Сидя в трамвае, он мягко, с любовью, разглядывал своих спутников. Лицо у него было такое молодое, с розовыми прыщиками на подбородке, счастливые, светлые глаза, неподстриженный хвостик в лунке затылка... Казалось, судьба могла бы его пощадить.
"Я сейчас увижу Клару,-- думал он.-- Она встретит меня у порога. Скажет, что весь день скучала без меня, едва дожила до вечера".
Встрепенулся. Проехал остановку, где должен был слезть. По пути к площадке споткнулся о ноги толстого человека, читавшего медицинский журнал; хотел приподнять шляпу и чуть не упал,-трамвай с визгом поворачивал. Удержался за висячий ремень. Господин медленно втянул короткие ноги, сердито и жирно заурчал. Усы у него были седые, воинственно загнутые кверху. Марк виновато улыбнулся и вышел на площадку. Схватился обеими руками за железные поручни, подался вперед, рассчитывая прыжок. Внизу гладким, блестящим потоком стремился асфальт. Марк спрыгнул. Обожгло подошвы, и ноги сами побежали, принужденно и звучно топая. Одновременно произошло несколько странных вещей... Кондуктор с площадки откачнувшегося трамвая яростно крикнул что-то, блестящий асфальт взмахнул, как доска качели, гремящая громада налетела сзади на Марка. Он почувствовал, словно толстая молния проткнула его с головы до пят,-- а потом -- ничего. Стоял один посреди лоснящегося асфальта.
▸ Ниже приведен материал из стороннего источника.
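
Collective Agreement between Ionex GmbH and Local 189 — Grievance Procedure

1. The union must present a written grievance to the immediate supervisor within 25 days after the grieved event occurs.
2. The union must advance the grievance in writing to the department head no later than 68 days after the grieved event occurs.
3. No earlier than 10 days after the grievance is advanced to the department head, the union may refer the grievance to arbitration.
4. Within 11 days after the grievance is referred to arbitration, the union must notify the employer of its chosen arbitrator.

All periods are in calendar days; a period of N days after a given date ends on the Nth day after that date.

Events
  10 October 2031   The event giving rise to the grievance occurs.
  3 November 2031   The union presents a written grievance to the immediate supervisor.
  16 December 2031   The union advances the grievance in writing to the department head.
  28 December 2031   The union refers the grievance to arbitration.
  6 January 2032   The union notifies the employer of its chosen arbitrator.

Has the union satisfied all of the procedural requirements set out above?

(1) due by 10 October 2031 + 25 days = 4 November 2031; completed 3 November 2031, before the deadline.
(2) due by 10 October 2031 + 68 days = 17 December 2031; 16 December 2031 is within that limit.
(3) permitted from 16 December 2031 + 10 days = 26 December 2031 onward; 28 December 2031 is on or after that date.
(4) due by 28 December 2031 + 11 days = 8 January 2032; done 6 January 2032 — timely.

Yes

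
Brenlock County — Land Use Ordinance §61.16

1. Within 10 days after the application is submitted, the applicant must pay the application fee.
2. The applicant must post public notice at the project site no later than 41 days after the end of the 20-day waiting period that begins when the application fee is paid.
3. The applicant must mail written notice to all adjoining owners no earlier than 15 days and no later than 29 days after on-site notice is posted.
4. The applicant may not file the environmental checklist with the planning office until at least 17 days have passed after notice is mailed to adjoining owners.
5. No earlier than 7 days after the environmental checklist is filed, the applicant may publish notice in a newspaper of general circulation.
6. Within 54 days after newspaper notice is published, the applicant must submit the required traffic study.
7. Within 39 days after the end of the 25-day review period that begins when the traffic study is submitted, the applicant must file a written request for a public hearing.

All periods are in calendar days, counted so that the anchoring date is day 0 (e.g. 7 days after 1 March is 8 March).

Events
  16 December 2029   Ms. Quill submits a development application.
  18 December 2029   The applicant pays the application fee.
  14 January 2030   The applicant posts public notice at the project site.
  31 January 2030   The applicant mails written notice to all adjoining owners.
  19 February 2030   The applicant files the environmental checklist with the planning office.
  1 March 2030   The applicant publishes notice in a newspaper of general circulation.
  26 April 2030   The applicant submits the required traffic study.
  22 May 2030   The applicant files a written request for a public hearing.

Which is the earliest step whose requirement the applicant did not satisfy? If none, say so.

Step 1: 10 days after 16 December 2029 (when the application is submitted) is 26 December 2029; done 18 December 2029 — timely.
Step 2: 41 days after 7 January 2030 (end of the 20-day waiting period, which began when the application fee is paid on 18 December 2029) is 17 February 2030; completed 14 January 2030, before the deadline.
Step 3: the window is 15–29 days after 14 January 2030 (when on-site notice is posted), so 29 January 2030 through 12 February 2030; 31 January 2030 falls inside that range.
Step 4: the earliest permitted date is 17 days after 31 January 2030 (when notice is mailed to adjoining owners), i.e. 17 February 2030; 19 February 2030 is on or after that date.
Step 5: the earliest permitted date is 7 days after 19 February 2030 (when the environmental checklist is filed), i.e. 26 February 2030; done 1 March 2030 — permitted.
Step 6: 54 days after 1 March 2030 (when newspaper notice is published) is 24 April 2030; done 26 April 2030 — 2 days late.
The analysis stops there.

Step 6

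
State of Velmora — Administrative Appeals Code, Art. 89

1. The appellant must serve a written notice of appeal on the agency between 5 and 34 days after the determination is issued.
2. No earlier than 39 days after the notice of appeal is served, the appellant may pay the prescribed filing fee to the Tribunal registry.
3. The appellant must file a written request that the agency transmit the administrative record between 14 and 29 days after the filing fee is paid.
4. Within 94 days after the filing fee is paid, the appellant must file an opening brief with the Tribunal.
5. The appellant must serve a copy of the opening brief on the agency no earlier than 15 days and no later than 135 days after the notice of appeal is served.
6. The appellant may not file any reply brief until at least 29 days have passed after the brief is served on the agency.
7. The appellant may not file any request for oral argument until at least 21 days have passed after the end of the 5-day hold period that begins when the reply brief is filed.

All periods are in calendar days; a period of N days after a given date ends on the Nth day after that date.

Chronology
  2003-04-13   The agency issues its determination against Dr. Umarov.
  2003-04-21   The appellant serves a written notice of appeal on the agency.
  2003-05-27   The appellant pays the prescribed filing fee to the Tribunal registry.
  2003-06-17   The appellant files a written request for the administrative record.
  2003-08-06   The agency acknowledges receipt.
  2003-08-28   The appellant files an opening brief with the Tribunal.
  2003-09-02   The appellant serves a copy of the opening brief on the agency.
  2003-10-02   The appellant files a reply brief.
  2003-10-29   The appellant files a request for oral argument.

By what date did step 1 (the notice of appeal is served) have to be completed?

Step 1 runs from 2003-04-13, when the determination is issued. The window is 5–34 days after 2003-04-13; it closes on 2003-05-17.

2003-05-17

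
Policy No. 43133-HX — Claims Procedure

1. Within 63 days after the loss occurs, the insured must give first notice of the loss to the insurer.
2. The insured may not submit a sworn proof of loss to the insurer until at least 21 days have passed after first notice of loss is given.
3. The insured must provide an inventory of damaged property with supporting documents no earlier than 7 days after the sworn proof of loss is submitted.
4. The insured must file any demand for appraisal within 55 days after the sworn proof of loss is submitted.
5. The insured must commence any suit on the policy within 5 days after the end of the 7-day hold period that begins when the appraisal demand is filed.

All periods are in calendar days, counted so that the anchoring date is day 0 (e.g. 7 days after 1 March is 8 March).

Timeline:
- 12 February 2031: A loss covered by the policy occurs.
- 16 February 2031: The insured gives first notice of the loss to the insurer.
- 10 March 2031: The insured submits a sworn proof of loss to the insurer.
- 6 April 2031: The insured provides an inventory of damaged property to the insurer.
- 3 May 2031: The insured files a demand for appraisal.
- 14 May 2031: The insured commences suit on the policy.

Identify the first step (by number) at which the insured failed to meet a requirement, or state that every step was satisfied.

None — every step was satisfied

Step 1: 63 days after 12 February 2031 (when the loss occurs) is 16 April 2031; 16 February 2031 is within that limit.
Step 2: the earliest permitted date is 21 days after 16 February 2031 (when first notice of loss is given), i.e. 9 March 2031; 10 March 2031 is on or after that date.
Step 3: the earliest permitted date is 7 days after 10 March 2031 (when the sworn proof of loss is submitted), i.e. 17 March 2031; 6 April 2031 is on or after that date.
Step 4: 55 days after 10 March 2031 (when the sworn proof of loss is submitted) is 4 May 2031; done 3 May 2031 — timely.
Step 5: 5 days after 10 May 2031 (end of the 7-day hold period, which began when the appraisal demand is filed on 3 May 2031) is 15 May 2031; completed 14 May 2031, before the deadline.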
Огляделся, Увидел поодаль свою же фигуру, худую спину Марка Штандфусса, который, как ни в чем не бывало шел наискось через улицу. Дивясь, одним легким движением он догнал самого себя, и вот уже .сам шел к панели, весь полный остывающего звона.
-- Тоже... чуть не попал под омнибус...
Улица была широкая и веселая. Полнеба охватил закат. Верхние ярусы и крыши домов были дивно озарены. Там, в вышине, Марк различал сквозные портики, фризы и фрески, шпалеры оранжевых роз, крылатые статуи, поднимающиеся к небу золотые, нестерпимо горящие лиры. Волнуясь и блистая, празднично и воздушно уходила в небесную даль вся эта зодческая прелесть, и Марк не мог понять, как раньше не замечал он этих галерей, этих храмов, повисших в вышине.
Больно ударился коленом. Черный знакомый забор. Рассмеялся: ах, конечно,-- фургоны... Стояли они, как громадные гроба. Что же скрыто в них? Сокровища, костяки великанов? Пыльные груды пышной мебели?
-- Нет, надо посмотреть... А то Клара спросит, а я не буду знать...
Он быстро толкнул дверь фургона, вошел. Пусто. Только посредине косо стоит на трех ножках маленький соломенный стул, одинокий и смешной.